A cursory shout-out on Facebook deepened my suspicions. "The new Bravery," quoth one Web site editor cattily -- a comparison that doubtless would have cut even deeper with me if I'd bothered to listen much to the old Bravery. I take it from other friends' responses, though, that it was intended as an insult, that folk still haven't forgiven The Bravery's past in mock-ska band Skabba The Hut and powerpop outfit The Pasties, that to be compared with The Bravery's derivative post-punk revivalism is akin to being tarred with the same brush as other flash-in-the-pan outfits such as Interpol and Vampire Weekend. Ouch, harsh!
So I took a listen. Sleigh Bells have worked out that if you turn up your amplifiers past a certain volume, the music distorts. Wow. Now that is inventive. I'd never have thought that one out for myself, nor would Fuck Buttons, Times New Viking, Crocodiles, etc, etc. ... either.
Another friend pointed out the debt that "Tell 'Em" owes to '70s hard-rock outfit Thin "The Boys Are Back In Town" Lizzy. (Presumably, the debt that the single's bombastic beats and cheerleader-style vocals owe to would-be mentor and inspiration M.I.A. is way too obvious to even mention.) Now, I love me a piece of electro-cl$sh and some floor-shaking beats like any closet homosexual ... I mean, Peaches fan ... and I do appreciate that the glam stomp is obligatory for anyone seeking to tap into the FLASHING LIGHTS FUCKING APPALLING DIN market that Sleigh Bells and all their champions are so clearly looking to dominate, but ... um ... how about adding something to the equation? Isn't this all rather four, or 10, years too late? Or is that simply the way the music industry works these days -- it's not just me who feels a cold shiver run down his spine when he reads the word "breakout band" in conjunction with CMJ and Pitchfork, is it? Doesn't music count for anything, or is commerce and the ability to shed several layers of (presumably tight-fitting) spandex clothing on stage all that matters?
And while we're here, if I want to choose music to work out to, then I'll shove on Lady Gaga or Olivia Newton-John's "Physical" like everyone else, thank you, not music that aspires to be Chicks On Speed minus the natty line in Raincoats cover versions. I go to music shows to enjoy music and maybe have a spasmodic dance or three, not to be made to feel like I'm at a particularly strenuous Sarah Palin rally. (This is a point that, to its credit, Village Voice has already picked up on, interviewing an actual physical fitness instructor about the abs-pumping potential of Sleigh Bells' music.) I didn't like it when Red Hot Chilli Peppers turned music into a physical exercise, and I don't like it now.

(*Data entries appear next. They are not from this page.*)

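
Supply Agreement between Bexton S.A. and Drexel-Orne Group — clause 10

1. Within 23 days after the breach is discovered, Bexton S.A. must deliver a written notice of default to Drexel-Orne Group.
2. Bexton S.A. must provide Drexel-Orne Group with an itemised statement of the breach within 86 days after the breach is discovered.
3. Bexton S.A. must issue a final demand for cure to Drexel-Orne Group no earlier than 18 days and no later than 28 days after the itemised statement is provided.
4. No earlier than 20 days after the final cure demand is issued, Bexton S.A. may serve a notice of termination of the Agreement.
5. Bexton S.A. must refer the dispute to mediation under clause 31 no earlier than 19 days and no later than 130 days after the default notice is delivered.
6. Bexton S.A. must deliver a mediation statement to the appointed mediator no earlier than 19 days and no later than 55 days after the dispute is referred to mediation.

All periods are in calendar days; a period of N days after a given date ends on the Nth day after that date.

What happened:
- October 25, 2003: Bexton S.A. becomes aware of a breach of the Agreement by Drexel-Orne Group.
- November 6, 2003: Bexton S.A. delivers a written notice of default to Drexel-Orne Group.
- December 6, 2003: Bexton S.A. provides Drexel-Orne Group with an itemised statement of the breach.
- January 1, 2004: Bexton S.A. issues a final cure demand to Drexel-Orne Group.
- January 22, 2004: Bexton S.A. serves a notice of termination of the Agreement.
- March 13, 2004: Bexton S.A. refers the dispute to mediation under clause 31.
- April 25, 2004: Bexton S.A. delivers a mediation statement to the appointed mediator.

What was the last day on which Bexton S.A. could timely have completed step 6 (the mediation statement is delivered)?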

And then there's singer Alexis Krauss' tendency to lapse into a lisping, Americanised version of Miki Berenyi over slowly fermenting electro-pop beats when she thinks no one's looking. (When would that be? When she's not stripping off another layer of spandex?) Ms Berenyi, for those of you wondering, was the singer with early-'90s Gothic dream-pop shoegazers Lush. Notwithstanding the fact that shoe-gazing was perhaps the most irritating form of music ever inflicted upon an unwary public by a bunch of over-enthusiastic, zeitgeist-chasing UK music critics -- yes, it was as interesting as the name implies -- some would argue that Ms Berenyi had quite a sweet voice, sugar laced with acerbic attitude. At least it was her own voice.